‘Everything is free online’ attitude
Image libraries now use recognition software — focusing on infringements has become one of their biggest revenue streams
Everyone wants everything for free these days. We’ve become accustomed to expect so much being offered to us online for free that we feel ripped off if we are actually asked to pay for something.
With so much free advice coming from free forums, free software to communicate with friends around the world for free, with free tools and free online services, we’ve eventually come to a point where we think the value of anything found online must be ‘gratis’. The Internet is a magic sweet-shop world where everything is free for us to take and use however we would like — right?
Wrong! Especially when it comes to images, the attitude of presuming it’s OK to take and reuse, and an assumption that something must be free, can land you in serious hot water and can be very costly.
Here’s some things to bear in mind if you are looking for images for your own website:
- Don’t do a Google image search and then reuse images you find for your own website — you have no idea whether an image found on the Internet has any copyright terms applied to it or not.
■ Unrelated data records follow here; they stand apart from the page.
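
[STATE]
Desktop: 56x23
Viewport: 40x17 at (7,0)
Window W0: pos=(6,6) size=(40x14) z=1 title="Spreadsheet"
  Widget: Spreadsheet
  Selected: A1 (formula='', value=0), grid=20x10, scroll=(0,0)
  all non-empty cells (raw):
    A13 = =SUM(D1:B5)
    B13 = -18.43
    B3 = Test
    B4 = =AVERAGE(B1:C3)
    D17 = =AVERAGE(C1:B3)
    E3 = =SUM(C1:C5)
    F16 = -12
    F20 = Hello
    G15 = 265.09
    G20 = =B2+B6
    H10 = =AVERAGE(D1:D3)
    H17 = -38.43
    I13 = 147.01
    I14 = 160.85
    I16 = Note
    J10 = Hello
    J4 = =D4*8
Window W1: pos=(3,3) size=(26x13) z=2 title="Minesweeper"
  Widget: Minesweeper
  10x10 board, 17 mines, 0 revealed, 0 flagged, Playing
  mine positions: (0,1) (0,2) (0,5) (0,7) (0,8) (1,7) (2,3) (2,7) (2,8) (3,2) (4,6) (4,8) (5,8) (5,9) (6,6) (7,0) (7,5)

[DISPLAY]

                                        
                                        
                                        
━━━━━━━━━━━━━━━━━━━━━┓                  
nesweeper            ┃                  
─────────────────────┨                  
■■■■■■■              ┃━━━━━━━━━━━━━━━━┓ 
■■■■■■■              ┃                ┃ 
■■■■■■■              ┃────────────────┨ 
■■■■■■■              ┃                ┃ 
■■■■■■■              ┃ C       D      ┃ 
■■■■■■■              ┃----------------┃ 
■■■■■■■              ┃     0       0  ┃ 
■■■■■■■              ┃     0       0  ┃ 
■■■■■■■              ┃     0       0  ┃ 
━━━━━━━━━━━━━━━━━━━━━┛     0       0  ┃ 
  5        0       0       0       0  ┃ 


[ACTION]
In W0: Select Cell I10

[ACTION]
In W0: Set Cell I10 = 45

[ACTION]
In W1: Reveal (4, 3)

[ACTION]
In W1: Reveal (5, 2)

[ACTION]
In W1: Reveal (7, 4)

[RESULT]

                                        
                                        
                                        
━━━━━━━━━━━━━━━━━━━━━┓                  
nesweeper            ┃                  
─────────────────────┨                  
■■■■■■■              ┃━━━━━━━━━━━━━━━━┓ 
■■■■■■■              ┃                ┃ 
■■■■■■■              ┃────────────────┨ 
211■■■■              ┃                ┃ 
1 1■■■■              ┃ C       D      ┃ 
  2■■■■              ┃----------------┃ 
 12■222              ┃     0       0  ┃ 
 1■21                ┃     0       0  ┃ 
 111                 ┃     0       0  ┃ 
━━━━━━━━━━━━━━━━━━━━━┛     0       0  ┃ 
  5        0       0       0       0  ┃ 


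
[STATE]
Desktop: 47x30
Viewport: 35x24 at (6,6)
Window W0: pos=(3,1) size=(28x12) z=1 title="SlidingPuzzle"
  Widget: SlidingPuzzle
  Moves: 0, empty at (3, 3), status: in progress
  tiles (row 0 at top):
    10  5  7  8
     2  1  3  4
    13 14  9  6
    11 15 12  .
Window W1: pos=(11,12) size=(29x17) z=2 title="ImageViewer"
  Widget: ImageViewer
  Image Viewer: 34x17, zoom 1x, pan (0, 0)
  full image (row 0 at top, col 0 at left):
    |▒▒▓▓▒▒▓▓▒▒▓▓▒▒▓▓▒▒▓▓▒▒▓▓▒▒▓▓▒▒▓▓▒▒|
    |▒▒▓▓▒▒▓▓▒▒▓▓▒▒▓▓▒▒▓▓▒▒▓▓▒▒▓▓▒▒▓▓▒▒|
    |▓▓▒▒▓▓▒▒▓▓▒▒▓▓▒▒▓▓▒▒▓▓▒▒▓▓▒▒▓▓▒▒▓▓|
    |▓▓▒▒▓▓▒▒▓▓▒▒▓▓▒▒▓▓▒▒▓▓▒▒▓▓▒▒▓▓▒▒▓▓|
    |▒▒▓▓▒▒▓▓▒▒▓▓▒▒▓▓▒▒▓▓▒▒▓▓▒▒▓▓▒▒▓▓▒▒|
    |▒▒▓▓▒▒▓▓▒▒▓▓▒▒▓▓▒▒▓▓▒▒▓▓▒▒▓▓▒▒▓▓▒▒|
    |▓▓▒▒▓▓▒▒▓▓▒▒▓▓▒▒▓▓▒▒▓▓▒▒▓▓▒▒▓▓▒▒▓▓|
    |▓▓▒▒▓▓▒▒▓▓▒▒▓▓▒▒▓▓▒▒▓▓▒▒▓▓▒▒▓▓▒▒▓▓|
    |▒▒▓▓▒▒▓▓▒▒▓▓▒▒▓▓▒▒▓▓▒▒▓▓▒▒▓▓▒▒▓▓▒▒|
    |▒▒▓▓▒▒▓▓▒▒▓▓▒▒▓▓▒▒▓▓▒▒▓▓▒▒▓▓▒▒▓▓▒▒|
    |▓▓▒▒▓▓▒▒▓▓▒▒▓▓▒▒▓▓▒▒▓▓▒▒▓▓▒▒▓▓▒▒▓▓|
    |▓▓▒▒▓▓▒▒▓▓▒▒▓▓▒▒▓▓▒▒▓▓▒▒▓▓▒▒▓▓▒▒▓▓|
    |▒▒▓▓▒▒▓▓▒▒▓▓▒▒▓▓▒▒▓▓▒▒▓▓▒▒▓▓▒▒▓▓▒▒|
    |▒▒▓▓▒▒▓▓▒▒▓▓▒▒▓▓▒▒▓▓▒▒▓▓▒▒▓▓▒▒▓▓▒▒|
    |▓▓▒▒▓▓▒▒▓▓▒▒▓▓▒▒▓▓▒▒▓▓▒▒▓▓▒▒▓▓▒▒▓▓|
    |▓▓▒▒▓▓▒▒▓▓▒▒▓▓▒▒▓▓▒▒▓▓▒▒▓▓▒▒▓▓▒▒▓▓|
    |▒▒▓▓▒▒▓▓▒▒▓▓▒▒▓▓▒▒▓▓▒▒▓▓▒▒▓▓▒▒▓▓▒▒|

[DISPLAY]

───┼────┼────┼────┤     ┃          
 2 │  1 │  3 │  4 │     ┃          
───┼────┼────┼────┤     ┃          
13 │ 14 │  9 │  6 │     ┃          
───┼────┼────┼────┤     ┃          
11 │ 15 │ 12 │    │     ┃          
━━━━━┏━━━━━━━━━━━━━━━━━━━━━━━━━━━┓ 
     ┃ ImageViewer               ┃ 
     ┠───────────────────────────┨ 
     ┃▒▒▓▓▒▒▓▓▒▒▓▓▒▒▓▓▒▒▓▓▒▒▓▓▒▒▓┃ 
     ┃▒▒▓▓▒▒▓▓▒▒▓▓▒▒▓▓▒▒▓▓▒▒▓▓▒▒▓┃ 
     ┃▓▓▒▒▓▓▒▒▓▓▒▒▓▓▒▒▓▓▒▒▓▓▒▒▓▓▒┃ 
     ┃▓▓▒▒▓▓▒▒▓▓▒▒▓▓▒▒▓▓▒▒▓▓▒▒▓▓▒┃ 
     ┃▒▒▓▓▒▒▓▓▒▒▓▓▒▒▓▓▒▒▓▓▒▒▓▓▒▒▓┃ 
     ┃▒▒▓▓▒▒▓▓▒▒▓▓▒▒▓▓▒▒▓▓▒▒▓▓▒▒▓┃ 
     ┃▓▓▒▒▓▓▒▒▓▓▒▒▓▓▒▒▓▓▒▒▓▓▒▒▓▓▒┃ 
     ┃▓▓▒▒▓▓▒▒▓▓▒▒▓▓▒▒▓▓▒▒▓▓▒▒▓▓▒┃ 
     ┃▒▒▓▓▒▒▓▓▒▒▓▓▒▒▓▓▒▒▓▓▒▒▓▓▒▒▓┃ 
     ┃▒▒▓▓▒▒▓▓▒▒▓▓▒▒▓▓▒▒▓▓▒▒▓▓▒▒▓┃ 
     ┃▓▓▒▒▓▓▒▒▓▓▒▒▓▓▒▒▓▓▒▒▓▓▒▒▓▓▒┃ 
     ┃▓▓▒▒▓▓▒▒▓▓▒▒▓▓▒▒▓▓▒▒▓▓▒▒▓▓▒┃ 
     ┃▒▒▓▓▒▒▓▓▒▒▓▓▒▒▓▓▒▒▓▓▒▒▓▓▒▒▓┃ 
     ┗━━━━━━━━━━━━━━━━━━━━━━━━━━━┛ 
                                   


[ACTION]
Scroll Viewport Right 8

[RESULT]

──┼────┼────┤     ┃                
1 │  3 │  4 │     ┃                
──┼────┼────┤     ┃                
4 │  9 │  6 │     ┃                
──┼────┼────┤     ┃                
5 │ 12 │    │     ┃                
━━━━━━━━━━━━━━━━━━━━━━━━━━━┓       
 ImageViewer               ┃       
───────────────────────────┨       
▒▒▓▓▒▒▓▓▒▒▓▓▒▒▓▓▒▒▓▓▒▒▓▓▒▒▓┃       
▒▒▓▓▒▒▓▓▒▒▓▓▒▒▓▓▒▒▓▓▒▒▓▓▒▒▓┃       
▓▓▒▒▓▓▒▒▓▓▒▒▓▓▒▒▓▓▒▒▓▓▒▒▓▓▒┃       
▓▓▒▒▓▓▒▒▓▓▒▒▓▓▒▒▓▓▒▒▓▓▒▒▓▓▒┃       
▒▒▓▓▒▒▓▓▒▒▓▓▒▒▓▓▒▒▓▓▒▒▓▓▒▒▓┃       
▒▒▓▓▒▒▓▓▒▒▓▓▒▒▓▓▒▒▓▓▒▒▓▓▒▒▓┃       
▓▓▒▒▓▓▒▒▓▓▒▒▓▓▒▒▓▓▒▒▓▓▒▒▓▓▒┃       
▓▓▒▒▓▓▒▒▓▓▒▒▓▓▒▒▓▓▒▒▓▓▒▒▓▓▒┃       
▒▒▓▓▒▒▓▓▒▒▓▓▒▒▓▓▒▒▓▓▒▒▓▓▒▒▓┃       
▒▒▓▓▒▒▓▓▒▒▓▓▒▒▓▓▒▒▓▓▒▒▓▓▒▒▓┃       
▓▓▒▒▓▓▒▒▓▓▒▒▓▓▒▒▓▓▒▒▓▓▒▒▓▓▒┃       
▓▓▒▒▓▓▒▒▓▓▒▒▓▓▒▒▓▓▒▒▓▓▒▒▓▓▒┃       
▒▒▓▓▒▒▓▓▒▒▓▓▒▒▓▓▒▒▓▓▒▒▓▓▒▒▓┃       
━━━━━━━━━━━━━━━━━━━━━━━━━━━┛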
How do you know the image doesn’t belong to Getty or some other expensive image library? You’ll probably only know when they come after you wanting a few thousand pounds in compensation.
- Read terms and conditions — Many free image libraries, claim to be ‘free’ but if you read the small print you’ll see that they are available to use for non-commercial means, and they are not to be used to advertise services or products.
- Using your own images is a great idea, but make sure anyone featured in your photographs knows how you plan to use them and is okay what that, if you can, get their permission in writing.
Small price for peace of mind
We prefer to use Stock Photography from commercial image libraries such as Shutterstock for own website and our clients projects. Though not massively expensive to purchase, the time spent sourcing appropriate images should not be underestimated.
When you do purchase Stock Photography, try and get the largest resolution format or image dimensions that you can. Using an image exclusively on your website is one thing, but if later on you can reuse that image for print or elsewhere within your marketing, you’ll be really pleased you got a good size version which was suitable for print too.